Ingredients
The following ingredients have 4 Servings
- 3 ears corn, kernels sliced from husk
- 2 T freshly squeezed lime juice
- 1 t kosher salt
- 1 t ground smoked paprika
- 1 t ground ancho chile powder
- 1 t Guajillo chile powder or Urfa chile powder
- cayenne pepper, optional, to taste
- 1/2 cup Mexican crema ((whisk 1-2 T cream or half and half into American sour cream for a sub))
- 1/2 cup queso fresco ((feta is a good sub, although tangier))
- 1 additional lime, cut into slices for serving
- 1-2 T chopped cilantro
- 1-2 T chopped green onions, green parts only
Instruction
- Heat a large skillet over high heat. Add the corn kernels and let them toast, stirring occasionally, for about 5 minutes. Be aware they could jump a bit. You want them lightly charred in places but not burnt.

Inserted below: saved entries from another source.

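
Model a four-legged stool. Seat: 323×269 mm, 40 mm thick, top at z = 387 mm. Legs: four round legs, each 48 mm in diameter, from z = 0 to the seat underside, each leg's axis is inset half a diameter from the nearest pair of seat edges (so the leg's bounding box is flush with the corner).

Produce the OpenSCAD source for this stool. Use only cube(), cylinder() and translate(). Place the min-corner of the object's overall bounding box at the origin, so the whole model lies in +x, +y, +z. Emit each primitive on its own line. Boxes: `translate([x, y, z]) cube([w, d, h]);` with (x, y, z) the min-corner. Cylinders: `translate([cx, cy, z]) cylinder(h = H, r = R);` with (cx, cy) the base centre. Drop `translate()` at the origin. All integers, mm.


translate([0, 0, 347]) cube([323, 269, 40]);
translate([24, 24, 0]) cylinder(h = 347, r = 24);
translate([299, 24, 0]) cylinder(h = 347, r = 24);
translate([24, 245, 0]) cylinder(h = 347, r = 24);
translate([299, 245, 0]) cylinder(h = 347, r = 24);


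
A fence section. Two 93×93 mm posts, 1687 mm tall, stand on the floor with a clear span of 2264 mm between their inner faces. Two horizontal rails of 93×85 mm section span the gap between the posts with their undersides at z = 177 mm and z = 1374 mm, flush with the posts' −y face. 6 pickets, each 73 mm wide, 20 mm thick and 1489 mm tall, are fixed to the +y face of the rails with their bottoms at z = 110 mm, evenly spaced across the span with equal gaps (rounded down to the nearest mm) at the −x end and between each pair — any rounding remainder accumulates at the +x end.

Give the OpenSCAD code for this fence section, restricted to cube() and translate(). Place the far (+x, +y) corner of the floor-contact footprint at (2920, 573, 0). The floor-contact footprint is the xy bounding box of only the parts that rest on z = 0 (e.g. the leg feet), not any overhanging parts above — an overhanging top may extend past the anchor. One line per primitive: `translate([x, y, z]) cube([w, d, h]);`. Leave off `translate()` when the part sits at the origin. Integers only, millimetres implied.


translate([470, 480, 0]) cube([93, 93, 1687]);
translate([2827, 480, 0]) cube([93, 93, 1687]);
translate([563, 480, 177]) cube([2264, 93, 85]);
translate([563, 480, 1374]) cube([2264, 93, 85]);
translate([823, 573, 110]) cube([73, 20, 1489]);
translate([1156, 573, 110]) cube([73, 20, 1489]);
translate([1489, 573, 110]) cube([73, 20, 1489]);
translate([1822, 573, 110]) cube([73, 20, 1489]);
translate([2155, 573, 110]) cube([73, 20, 1489]);
translate([2488, 573, 110]) cube([73, 20, 1489]);


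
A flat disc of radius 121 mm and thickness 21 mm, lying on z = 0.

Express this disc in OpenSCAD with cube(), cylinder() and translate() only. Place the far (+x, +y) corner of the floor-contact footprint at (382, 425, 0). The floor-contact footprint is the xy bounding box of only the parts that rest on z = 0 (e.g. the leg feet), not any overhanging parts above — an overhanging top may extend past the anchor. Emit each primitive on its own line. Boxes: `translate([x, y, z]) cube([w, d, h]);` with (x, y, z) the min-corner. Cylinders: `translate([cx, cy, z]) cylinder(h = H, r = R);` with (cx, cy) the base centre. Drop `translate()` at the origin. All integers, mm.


translate([261, 304, 0]) cylinder(h = 21, r = 121);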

- Add the salt and lime juice and stir when the kernels are evenly lightly toasted. Taste for more salt or lime juice (remember that diners will also have lime wedges so err on side of caution although I love a lot of lime).
- Whisk together the spices.
- Place the corn into a serving dish or individual bowls. Dollop the crema over the corn and then sprinkle with queso fresco.
- Sprinkle with the spice mixture.
- Serve garnished with lime wedges, chopped cilantro and chopped green onions.